We found the one issue that everyone in Washington agrees on: insurance companies must not be treated like banks. This is especially true when setting appropriate capital standards.

There it is. The rarest of the rare. A topic on which the Obama administration, Democrats and Republicans in the House and the Senate, state and federal regulators and private industry all see eye to eye.

In this hyper-partisan era when seemingly every subject this side of "Will the sun come up tomorrow?" can spark an overheated debate, this emerging consensus on capital standards for insurers is quite remarkable.

Especially considering how far we've come in the past few years.

In the aftermath of the 2008 financial crisis, Congress and the administration were determined to prevent another calamity. The Dodd-Frank Act was passed, giving the Federal Reserve the authority to regulate non-bank organizations that are affiliated with thrifts or are designated as "systematically important financial institutions." Several insurance companies fall under these new rules.

One provision in Dodd-Frank would impose bank capital requirements for all these institutions. The author of this amendment, Sen. Susan Collins of Maine, wrote federal regulators to clarify that "it was not Congress's intent that federal regulators supplant prudential state-based insurance regulation with a bank-centric capital regime.” But the Federal Reserve has interpreted the language to mandate it must treat insurance companies like banks.

Regulation is one thing. But regulating insurance companies like banks makes no sense.
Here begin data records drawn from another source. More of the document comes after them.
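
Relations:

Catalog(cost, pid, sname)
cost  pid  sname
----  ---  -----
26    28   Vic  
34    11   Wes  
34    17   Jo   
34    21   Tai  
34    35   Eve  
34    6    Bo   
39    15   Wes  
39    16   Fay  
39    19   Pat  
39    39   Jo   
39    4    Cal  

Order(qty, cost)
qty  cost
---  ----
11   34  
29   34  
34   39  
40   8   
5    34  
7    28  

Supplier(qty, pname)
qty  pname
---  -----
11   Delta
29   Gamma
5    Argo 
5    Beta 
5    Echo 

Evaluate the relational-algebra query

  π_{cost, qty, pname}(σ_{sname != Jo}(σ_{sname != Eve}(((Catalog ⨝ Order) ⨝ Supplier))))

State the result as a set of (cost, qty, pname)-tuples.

{(34, 11, Delta), (34, 29, Gamma), (34, 5, Argo), (34, 5, Beta), (34, 5, Echo)}

Natural join on cost: {(34, 11, Wes, 11), (34, 11, Wes, 29), (34, 11, Wes, 5), (34, 17, Jo, 11), (34, 17, Jo, 29), (34, 17, Jo, 5), (34, 21, Tai, 11), (34, 21, Tai, 29), (34, 21, Tai, 5), (34, 35, Eve, 11), (34, 35, Eve, 29), (34, 35, Eve, 5), (34, 6, Bo, 11), (34, 6, Bo, 29), (34, 6, Bo, 5), (39, 15, Wes, 34), (39, 16, Fay, 34), (39, 19, Pat, 34), (39, 39, Jo, 34), (39, 4, Cal, 34)}
Natural join on qty: {(34, 11, Wes, 11, Delta), (34, 11, Wes, 29, Gamma), (34, 11, Wes, 5, Argo), (34, 11, Wes, 5, Beta), (34, 11, Wes, 5, Echo), (34, 17, Jo, 11, Delta), (34, 17, Jo, 29, Gamma), (34, 17, Jo, 5, Argo), (34, 17, Jo, 5, Beta), (34, 17, Jo, 5, Echo), (34, 21, Tai, 11, Delta), (34, 21, Tai, 29, Gamma), (34, 21, Tai, 5, Argo), (34, 21, Tai, 5, Beta), (34, 21, Tai, 5, Echo), (34, 35, Eve, 11, Delta), (34, 35, Eve, 29, Gamma), (34, 35, Eve, 5, Argo), (34, 35, Eve, 5, Beta), (34, 35, Eve, 5, Echo), (34, 6, Bo, 11, Delta), (34, 6, Bo, 29, Gamma), (34, 6, Bo, 5, Argo), (34, 6, Bo, 5, Beta), (34, 6, Bo, 5, Echo)}
Apply σ_{sname != Eve}; surviving tuples: {(34, 11, Wes, 11, Delta), (34, 11, Wes, 29, Gamma), (34, 11, Wes, 5, Argo), (34, 11, Wes, 5, Beta), (34, 11, Wes, 5, Echo), (34, 17, Jo, 11, Delta), (34, 17, Jo, 29, Gamma), (34, 17, Jo, 5, Argo), (34, 17, Jo, 5, Beta), (34, 17, Jo, 5, Echo), (34, 21, Tai, 11, Delta), (34, 21, Tai, 29, Gamma), (34, 21, Tai, 5, Argo), (34, 21, Tai, 5, Beta), (34, 21, Tai, 5, Echo), (34, 6, Bo, 11, Delta), (34, 6, Bo, 29, Gamma), (34, 6, Bo, 5, Argo), (34, 6, Bo, 5, Beta), (34, 6, Bo, 5, Echo)}
Apply σ_{sname != Jo}; surviving tuples: {(34, 11, Wes, 11, Delta), (34, 11, Wes, 29, Gamma), (34, 11, Wes, 5, Argo), (34, 11, Wes, 5, Beta), (34, 11, Wes, 5, Echo), (34, 21, Tai, 11, Delta), (34, 21, Tai, 29, Gamma), (34, 21, Tai, 5, Argo), (34, 21, Tai, 5, Beta), (34, 21, Tai, 5, Echo), (34, 6, Bo, 11, Delta), (34, 6, Bo, 29, Gamma), (34, 6, Bo, 5, Argo), (34, 6, Bo, 5, Beta), (34, 6, Bo, 5, Echo)}
Projecting to cost, qty, pname (10 duplicate(s) eliminated): {(34, 11, Delta), (34, 29, Gamma), (34, 5, Argo), (34, 5, Beta), (34, 5, Echo)}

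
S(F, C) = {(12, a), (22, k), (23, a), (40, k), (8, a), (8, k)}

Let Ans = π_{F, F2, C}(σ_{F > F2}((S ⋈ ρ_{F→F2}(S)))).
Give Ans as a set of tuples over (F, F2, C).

ρ[F→F2]: schema becomes (F2, C); tuples unchanged.
S ⋈ ρ_{F→F2}(S) (natural join on C): {(12, a, 12), (12, a, 23), (12, a, 8), (22, k, 22), (22, k, 40), (22, k, 8), (23, a, 12), (23, a, 23), (23, a, 8), (40, k, 22), (40, k, 40), (40, k, 8), (8, a, 12), (8, a, 23), (8, a, 8), (8, k, 22), (8, k, 40), (8, k, 8)}
σ[F > F2]: keep tuples satisfying F > F2 → {(12, a, 8), (22, k, 8), (23, a, 12), (23, a, 8), (40, k, 22), (40, k, 8)}
π_{F, F2, C} gives {(12, 8, a), (22, 8, k), (23, 12, a), (23, 8, a), (40, 22, k), (40, 8, k)}.

{(12, 8, a), (22, 8, k), (23, 12, a), (23, 8, a), (40, 22, k), (40, 8, k)}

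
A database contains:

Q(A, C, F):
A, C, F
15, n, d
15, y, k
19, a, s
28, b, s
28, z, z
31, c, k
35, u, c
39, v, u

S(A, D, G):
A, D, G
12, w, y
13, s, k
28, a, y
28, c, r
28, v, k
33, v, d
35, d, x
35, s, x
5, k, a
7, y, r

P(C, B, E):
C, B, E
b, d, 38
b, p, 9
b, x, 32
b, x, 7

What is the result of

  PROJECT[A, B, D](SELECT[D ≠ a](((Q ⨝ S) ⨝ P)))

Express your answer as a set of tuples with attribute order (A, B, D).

Natural join on A: {(28, b, s, a, y), (28, b, s, c, r), (28, b, s, v, k), (28, z, z, a, y), (28, z, z, c, r), (28, z, z, v, k), (35, u, c, d, x), (35, u, c, s, x)}
Natural join on C: {(28, b, s, a, y, d, 38), (28, b, s, a, y, p, 9), (28, b, s, a, y, x, 32), (28, b, s, a, y, x, 7), (28, b, s, c, r, d, 38), (28, b, s, c, r, p, 9), (28, b, s, c, r, x, 32), (28, b, s, c, r, x, 7), (28, b, s, v, k, d, 38), (28, b, s, v, k, p, 9), (28, b, s, v, k, x, 32), (28, b, s, v, k, x, 7)}
Filtering on D ≠ a leaves {(28, b, s, c, r, d, 38), (28, b, s, c, r, p, 9), (28, b, s, c, r, x, 32), (28, b, s, c, r, x, 7), (28, b, s, v, k, d, 38), (28, b, s, v, k, p, 9), (28, b, s, v, k, x, 32), (28, b, s, v, k, x, 7)}.
π[A, B, D]: project onto (A, B, D) (2 duplicate(s) eliminated) → {(28, d, c), (28, d, v), (28, p, c), (28, p, v), (28, x, c), (28, x, v)}

{(28, d, c), (28, d, v), (28, p, c), (28, p, v), (28, x, c), (28, x, v)}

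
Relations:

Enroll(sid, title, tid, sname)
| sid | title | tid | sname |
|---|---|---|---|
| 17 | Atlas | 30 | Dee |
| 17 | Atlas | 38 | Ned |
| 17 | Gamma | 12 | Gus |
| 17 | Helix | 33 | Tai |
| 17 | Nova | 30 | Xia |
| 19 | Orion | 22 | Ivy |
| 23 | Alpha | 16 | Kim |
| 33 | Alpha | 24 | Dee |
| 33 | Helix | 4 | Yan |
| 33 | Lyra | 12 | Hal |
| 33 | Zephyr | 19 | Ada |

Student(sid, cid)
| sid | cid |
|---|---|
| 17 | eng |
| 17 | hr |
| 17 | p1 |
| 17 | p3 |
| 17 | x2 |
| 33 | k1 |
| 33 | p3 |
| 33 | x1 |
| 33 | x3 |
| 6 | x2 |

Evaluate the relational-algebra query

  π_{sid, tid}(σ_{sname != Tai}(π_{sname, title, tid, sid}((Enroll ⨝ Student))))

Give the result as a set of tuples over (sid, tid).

Natural join on sid: {(17, Atlas, 30, Dee, eng), (17, Atlas, 30, Dee, hr), (17, Atlas, 30, Dee, p1), (17, Atlas, 30, Dee, p3), (17, Atlas, 30, Dee, x2), (17, Atlas, 38, Ned, eng), (17, Atlas, 38, Ned, hr), (17, Atlas, 38, Ned, p1), (17, Atlas, 38, Ned, p3), (17, Atlas, 38, Ned, x2), (17, Gamma, 12, Gus, eng), (17, Gamma, 12, Gus, hr), (17, Gamma, 12, Gus, p1), (17, Gamma, 12, Gus, p3), (17, Gamma, 12, Gus, x2), (17, Helix, 33, Tai, eng), (17, Helix, 33, Tai, hr), (17, Helix, 33, Tai, p1), (17, Helix, 33, Tai, p3), (17, Helix, 33, Tai, x2), (17, Nova, 30, Xia, eng), (17, Nova, 30, Xia, hr), (17, Nova, 30, Xia, p1), (17, Nova, 30, Xia, p3), (17, Nova, 30, Xia, x2), (33, Alpha, 24, Dee, k1), (33, Alpha, 24, Dee, p3), (33, Alpha, 24, Dee, x1), (33, Alpha, 24, Dee, x3), (33, Helix, 4, Yan, k1), (33, Helix, 4, Yan, p3), (33, Helix, 4, Yan, x1), (33, Helix, 4, Yan, x3), (33, Lyra, 12, Hal, k1), (33, Lyra, 12, Hal, p3), (33, Lyra, 12, Hal, x1), (33, Lyra, 12, Hal, x3), (33, Zephyr, 19, Ada, k1), (33, Zephyr, 19, Ada, p3), (33, Zephyr, 19, Ada, x1), (33, Zephyr, 19, Ada, x3)}
π_{sname, title, tid, sid} gives {(Ada, Zephyr, 19, 33), (Dee, Alpha, 24, 33), (Dee, Atlas, 30, 17), (Gus, Gamma, 12, 17), (Hal, Lyra, 12, 33), (Ned, Atlas, 38, 17), (Tai, Helix, 33, 17), (Xia, Nova, 30, 17), (Yan, Helix, 4, 33)} (32 duplicate(s) eliminated).
Apply σ_{sname != Tai}; surviving tuples: {(Ada, Zephyr, 19, 33), (Dee, Alpha, 24, 33), (Dee, Atlas, 30, 17), (Gus, Gamma, 12, 17), (Hal, Lyra, 12, 33), (Ned, Atlas, 38, 17), (Xia, Nova, 30, 17), (Yan, Helix, 4, 33)}
π_{sid, tid} gives {(17, 12), (17, 30), (17, 38), (33, 12), (33, 19), (33, 24), (33, 4)} (1 duplicate(s) eliminated).

{(17, 12), (17, 30), (17, 38), (33, 12), (33, 19), (33, 24), (33, 4)}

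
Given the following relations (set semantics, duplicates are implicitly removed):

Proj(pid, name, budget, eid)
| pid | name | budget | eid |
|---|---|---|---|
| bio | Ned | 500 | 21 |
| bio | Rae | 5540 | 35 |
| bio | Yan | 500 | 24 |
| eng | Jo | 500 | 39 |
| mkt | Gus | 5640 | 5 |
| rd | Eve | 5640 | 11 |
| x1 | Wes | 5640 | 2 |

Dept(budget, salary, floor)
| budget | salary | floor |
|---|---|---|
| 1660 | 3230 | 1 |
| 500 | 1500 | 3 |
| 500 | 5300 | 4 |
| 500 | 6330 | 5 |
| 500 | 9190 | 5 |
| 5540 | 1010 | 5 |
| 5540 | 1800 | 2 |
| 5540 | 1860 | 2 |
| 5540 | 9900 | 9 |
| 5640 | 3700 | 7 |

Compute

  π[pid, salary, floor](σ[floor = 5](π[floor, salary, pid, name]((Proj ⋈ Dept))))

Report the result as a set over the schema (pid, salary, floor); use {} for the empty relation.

{(bio, 1010, 5), (bio, 6330, 5), (bio, 9190, 5), (eng, 6330, 5), (eng, 9190, 5)}

Joining Proj and Dept on budget yields {(bio, Ned, 500, 21, 1500, 3), (bio, Ned, 500, 21, 5300, 4), (bio, Ned, 500, 21, 6330, 5), (bio, Ned, 500, 21, 9190, 5), (bio, Rae, 5540, 35, 1010, 5), (bio, Rae, 5540, 35, 1800, 2), (bio, Rae, 5540, 35, 1860, 2), (bio, Rae, 5540, 35, 9900, 9), (bio, Yan, 500, 24, 1500, 3), (bio, Yan, 500, 24, 5300, 4), (bio, Yan, 500, 24, 6330, 5), (bio, Yan, 500, 24, 9190, 5), (eng, Jo, 500, 39, 1500, 3), (eng, Jo, 500, 39, 5300, 4), (eng, Jo, 500, 39, 6330, 5), (eng, Jo, 500, 39, 9190, 5), (mkt, Gus, 5640, 5, 3700, 7), (rd, Eve, 5640, 11, 3700, 7), (x1, Wes, 5640, 2, 3700, 7)}.
π_{floor, salary, pid, name} gives {(2, 1800, bio, Rae), (2, 1860, bio, Rae), (3, 1500, bio, Ned), (3, 1500, bio, Yan), (3, 1500, eng, Jo), (4, 5300, bio, Ned), (4, 5300, bio, Yan), (4, 5300, eng, Jo), (5, 1010, bio, Rae), (5, 6330, bio, Ned), (5, 6330, bio, Yan), (5, 6330, eng, Jo), (5, 9190, bio, Ned), (5, 9190, bio, Yan), (5, 9190, eng, Jo), (7, 3700, mkt, Gus), (7, 3700, rd, Eve), (7, 3700, x1, Wes), (9, 9900, bio, Rae)}.
σ[floor = 5]: keep tuples satisfying floor = 5 → {(5, 1010, bio, Rae), (5, 6330, bio, Ned), (5, 6330, bio, Yan), (5, 6330, eng, Jo), (5, 9190, bio, Ned), (5, 9190, bio, Yan), (5, 9190, eng, Jo)}
π_{pid, salary, floor} gives {(bio, 1010, 5), (bio, 6330, 5), (bio, 9190, 5), (eng, 6330, 5), (eng, 9190, 5)} (2 duplicate(s) eliminated).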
Life insurance companies and banks have completely different business models, financial structures, funding mechanisms and risk profiles. Life insurers provide valuable coverage for their customers' long-term risks, and they match their long-term liabilities with appropriate assets of similar durations. The insurance companies' capital requirements directly reflect this level of matching.

Banks' assets and liabilities are not matched the same way. Banks are more dependent on short-term, on-demand sources of funding and in periods of stress, they could face a "run". Consequently, because of this risk the capital requirements for banks are set up far differently.

Life insurers let everyone know that if a one-size-fits-all capital standards viewpoint were adopted, it could damage the financial condition of well-run life insurers and make it harder for them to provide financial protection to their customers, more than 75 million American families. The whole purpose of the Dodd-Frank Act was to stabilize the U.S. financial system. Disrupting the operations of life insurance companies would in no way accomplish or contribute to that goal.

Fortunately, this message has been heard throughout Washington.

At her confirmation hearing Federal Reserve Chairwoman Janet Yellen said she believes that the insurance industry and other non-bank institutions deserve better than being subject to a "one-size-fits-all”"regulatory scheme created for banks.

In February, Federal Reserve Governor Daniel Tarullo told a Senate panel that, "We are trying to tailor, as best we can, the capital requirement to take account of A) the particular product that insurance companies offer that banks do not, and B) the different business model."

Mary Miller, undersecretary for domestic finance at the Treasury Department, recently told the Senate Banking Committee that "a lot of attention has been paid to the business models, a lot of attention has been paid to the fact that you can't have that one size fits all approach to capital."

So on Capitol Hill, bipartisan legislation has been introduced to allow the Federal Reserve to develop and implement appropriate, insurance-centric capital standards for those life insurers under its jurisdiction. And Sen. Collins is working to ensure the original purpose of her amendment by clarifying that insurance companies should not be treated like banks.

So all the stars in Washington are aligned. But still nothing has happened. What is taking so long? Why aren"t we seeing any results?

A common-sense solution is near. The time is now. Let's get it done.

Dirk A. Kempthorne is President and CEO of the Washington, D.C.-based American Council of Life Insurers (ACLI). He served as the 49th U.S. Secretary of the Interior; as Idaho's governor, U.S. Senator and Mayor of Boise.